Stephanie Fisk, Gateway business manager, noted that the projected savings of $332,000 over 20 years would be less than the cost of removing the panels to re-roof.
Backer said they would also need to wait 11 years to replace the roof because of Solar Renewable Energy Credits. Before 11 years, Gateway would need to pay liability for the loss of SREC credits.
“Why is this a good idea for the district?” asked Brian Wing, Gateway’s facilities director.
“You’re basically fixing your power costs,” Backer said.  “From a risk management standpoint, it’s worth doing.”
Zimmer said the ideal time to install the panels would be when the roof has been replaced.
“At best, it’s a wash,” said Weiss. “At the worst case, if rates skyrocket, the savings might be substantial.”

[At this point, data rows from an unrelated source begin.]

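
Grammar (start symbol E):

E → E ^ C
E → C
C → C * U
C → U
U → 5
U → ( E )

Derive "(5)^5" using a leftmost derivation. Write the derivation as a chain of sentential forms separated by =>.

E => E^C => C^C => U^C => (E)^C => (C)^C => (U)^C => (5)^C => (5)^U => (5)^5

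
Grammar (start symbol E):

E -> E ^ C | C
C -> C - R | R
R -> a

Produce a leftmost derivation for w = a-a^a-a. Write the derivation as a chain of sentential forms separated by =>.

E=>E^C=>C^C=>C-R^C=>R-R^C=>a-R^C=>a-a^C=>a-a^C-R=>a-a^R-R=>a-a^a-R=>a-a^a-a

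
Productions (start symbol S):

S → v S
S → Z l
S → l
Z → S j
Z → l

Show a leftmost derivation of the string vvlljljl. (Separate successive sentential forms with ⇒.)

S⇒vS⇒vZl⇒vSjl⇒vZljl⇒vSjljl⇒vvSjljl⇒vvZljljl⇒vvlljljl

S ⇒ vS   [S → v S]
vS ⇒ vZl   [S → Z l]
vZl ⇒ vSjl   [Z → S j]
vSjl ⇒ vZljl   [S → Z l]
vZljl ⇒ vSjljl   [Z → S j]
vSjljl ⇒ vvSjljl   [S → v S]
vvSjljl ⇒ vvZljljl   [S → Z l]
vvZljljl ⇒ vvlljljl   [Z → l]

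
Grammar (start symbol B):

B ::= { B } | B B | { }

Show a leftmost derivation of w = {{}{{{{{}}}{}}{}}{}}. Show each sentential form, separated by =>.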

Ameresco’s calculation of savings is based on a 2.5 percent increase in energy costs per year. Broadway’s calculation is based on a 3 percent increase in costs per year.
After the presentation, David Hopson asked Wing if the roof on Littleville would still be good after 20 years.
“I think so,” Wing said. He said Littleville has a much better layout for solar.
At the end of both presentations, Eric Weiss gave a third option for the school.
“What if you wanted solar savings, but you didn’t want solar on your roof?” he asked.
He said Gateway could participate in Hampshire Solar, a program of the Hampshire Council of Governments, which offers solar net metering credits from an array that would be in another community.
Weiss said the Hampshire Council of Governments is partnering with Nexamp, a solar company which is building a solar panel array on Allard’s Farm in Hadley. Gateway would enter into a 20-year agreement to purchase electricity credits from them, and receive a fixed discount of 21 percent for 20 years.
Weiss said Gateway could put 85 percent of their electricity into the contract, leaving a 15 percent hedge in the case of savings or closings in the complex. He said anticipated savings from this program would be $30,000 the first year, and $500,000 over 20 years. He said the reason that these agreements are for 20 years, is that financing is for 20 years.
Weiss also said Gateway could do both projects. He said if they agreed to do solar panels with Broadway at their 50 percent estimate for example, they would still have half the load in “brown” power. They could then sign 20 year power purchase agreement for the balance with Nexam.
Weiss said Gateway is in a strong position, because it is possible to build and/or net meter solar. He said they had four options. Option one would be to build solar a proposed and net meter the balance at a 21 percent discount. Option two would be to build solar on Littleville, and net meter Gateway because of concern over the roof. Option three would be to net meter the whole school. Option four would be to do nothing with solar.
“Forgoing everything,” said Wing. “Let’s go back to the kids. Could we do a program for them with net metering?”
Weiss said they could.
“This is how I see it,’ he said. “We’ve been through a lower than predicted period (in costs of electricity) because of the fracking of gas. Gas cost is rising now with no pressure to push them down, and it will push electricity with it. Going with either makes you greener. Sooner is better because of changing solar markets.”
Stephanie Fisk asked, what the downside of net metering is?
Weiss said the discount is 21 percent no matter what, but the savings could be higher with a solar array if prices spike.
“If you’re going to get serious about negotiating different options,” he said. “you have to choose one of these vendors.”
He added that once Gateway commits their energy load to either of these projects, they can’t renegotiate.
The school committee members present agreed to review the options at their regular meeting Wednesday, and choose a vendor at that time to continue negotiations.